Her iki düşünce sistemi de Türk milliyetçiliğini vurgular ve gençlere büyük bir önem atfeder. Atatürk gençliği, Cumhuriyet'in ve onun getirdiği değerlerin koruyucusu olarak görürken, ülkücü düşünce de gençliği milli değerlerin ve Türk kimliğinin aktif savunucuları olarak görür.
Cumhuriyetin ilk yıllarından itibaren Atatürk ve onun ilkeleri, Türkiye'nin modernleşme sürecinde bir kılavuz olmuş ve ülkenin sosyal, kültürel ve ekonomik dönüşümünü şekillendirmiştir. Ülkücülük ise Türkiye'nin karşılaştığı iç ve dış tehditlere karşı milli bir duruş sergileyerek, Türk milliyetçiliğinin korunmasını ve güçlendirilmesini hedeflemiştir.

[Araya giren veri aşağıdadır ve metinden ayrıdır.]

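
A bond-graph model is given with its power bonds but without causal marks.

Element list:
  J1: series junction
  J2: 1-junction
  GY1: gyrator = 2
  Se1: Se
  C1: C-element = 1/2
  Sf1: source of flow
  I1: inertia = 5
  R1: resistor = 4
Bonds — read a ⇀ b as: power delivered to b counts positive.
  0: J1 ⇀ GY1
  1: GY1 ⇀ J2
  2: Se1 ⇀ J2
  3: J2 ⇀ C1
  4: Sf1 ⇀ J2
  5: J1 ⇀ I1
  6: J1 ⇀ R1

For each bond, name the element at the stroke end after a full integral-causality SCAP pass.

#2 |J2  (Se1: effort source, stroke at far end)
#4 |Sf1  (Sf1 fixes flow; stroke at Sf1)
#1 |J2  (J2: bond 4 brought flow, rest push out)
#3 |J2  (J2 flow already set via bond 4)
#0 |J1  (GY1 both-in/both-out from 1)
#5 |I1  (I1 outputs flow p/I1)
#6 |J1  (J1: bond 5 brought flow, rest push out)

bond 0 stroke at J1
bond 1 stroke at J2
bond 2 stroke at J2
bond 3 stroke at J2
bond 4 stroke at Sf1
bond 5 stroke at I1
bond 6 stroke at J1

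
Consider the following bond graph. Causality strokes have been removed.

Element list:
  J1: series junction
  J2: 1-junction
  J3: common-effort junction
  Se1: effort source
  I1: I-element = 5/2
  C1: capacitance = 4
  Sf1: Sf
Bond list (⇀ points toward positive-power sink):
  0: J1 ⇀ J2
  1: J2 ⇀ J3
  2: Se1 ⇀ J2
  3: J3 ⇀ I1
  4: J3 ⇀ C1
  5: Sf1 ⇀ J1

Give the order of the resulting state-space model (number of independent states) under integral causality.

2  (C1, I1 all integral)

b2 stroke→J2  (source Se1 imposes e)
b5 stroke→Sf1  (Sf1: flow source, stroke at near end)
b0 stroke→J1  (J1: bond 5 brought flow, rest push out)
b1 stroke→J2  (common-f at J2 fixed by 0)
b3 stroke→I1  (I1: I, integral causality)
b4 stroke→J3  (only one effort-in slot at J3)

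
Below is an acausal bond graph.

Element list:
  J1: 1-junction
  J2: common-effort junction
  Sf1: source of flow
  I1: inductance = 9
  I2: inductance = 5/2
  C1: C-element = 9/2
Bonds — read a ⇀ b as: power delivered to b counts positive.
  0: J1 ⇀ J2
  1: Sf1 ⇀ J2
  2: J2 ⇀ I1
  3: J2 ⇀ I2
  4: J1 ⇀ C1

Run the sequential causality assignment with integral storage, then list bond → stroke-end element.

#0 →J2
#1 →Sf1
#2 →I1
#3 →I2
#4 →J1

bond 1 |Sf1  (Sf1 (Sf) sets flow on bond)
bond 2 |I1  (prefer integral on I1)
bond 3 |I2  (I2 integral (f out))
bond 0 |J2  (J2 needs exactly one e-in)
bond 4 |J1  (1-jn J1 has f-setter on 0)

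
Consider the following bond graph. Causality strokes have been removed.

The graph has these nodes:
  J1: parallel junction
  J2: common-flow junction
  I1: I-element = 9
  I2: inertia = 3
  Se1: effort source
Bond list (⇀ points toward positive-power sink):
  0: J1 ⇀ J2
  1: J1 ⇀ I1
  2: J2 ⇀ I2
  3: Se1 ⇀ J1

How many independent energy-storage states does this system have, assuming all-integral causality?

b3 stroke at J1  (Se1 (Se) sets effort on bond)
b0 stroke at J2  (J1 effort already set via bond 3)
b1 stroke at I1  (J1: bond 3 brought effort, rest push out)
b2 stroke at I2  (J2: last free bond brings flow in)

2  (I1, I2 all integral)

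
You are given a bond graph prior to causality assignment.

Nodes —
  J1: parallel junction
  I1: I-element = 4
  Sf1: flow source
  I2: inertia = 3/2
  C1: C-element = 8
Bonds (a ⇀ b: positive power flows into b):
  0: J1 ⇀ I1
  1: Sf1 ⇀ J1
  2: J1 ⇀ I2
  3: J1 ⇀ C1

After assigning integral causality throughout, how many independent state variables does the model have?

#1 |Sf1  (Sf1: flow source, stroke at near end)
#0 |I1  (prefer integral on I1)
#2 |I2  (I2 integral (f out))
#3 |J1  (J1 needs exactly one e-in)

3  (C1, I1, I2 all integral)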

Her iki anlayışın da Türkiye'nin siyasi ve toplumsal hayatında etkili olduğu ve etkili olmaya devam ettiği görülmektedir. Atatürk ve onun kurduğu Cumhuriyet, modern Türkiye'nin temelini oluştururken, ülkücülük ve milliyetçilik hareketleri de Türk toplumunun milli kimliğinin korunmasına ve gelişmesine katkıda bulunmuştur. Bu bağlamda, her iki düşünce sistemi de Türkiye'nin geçmişten geleceğe taşıdığı değerlerin bir yansıması olarak görülebilir.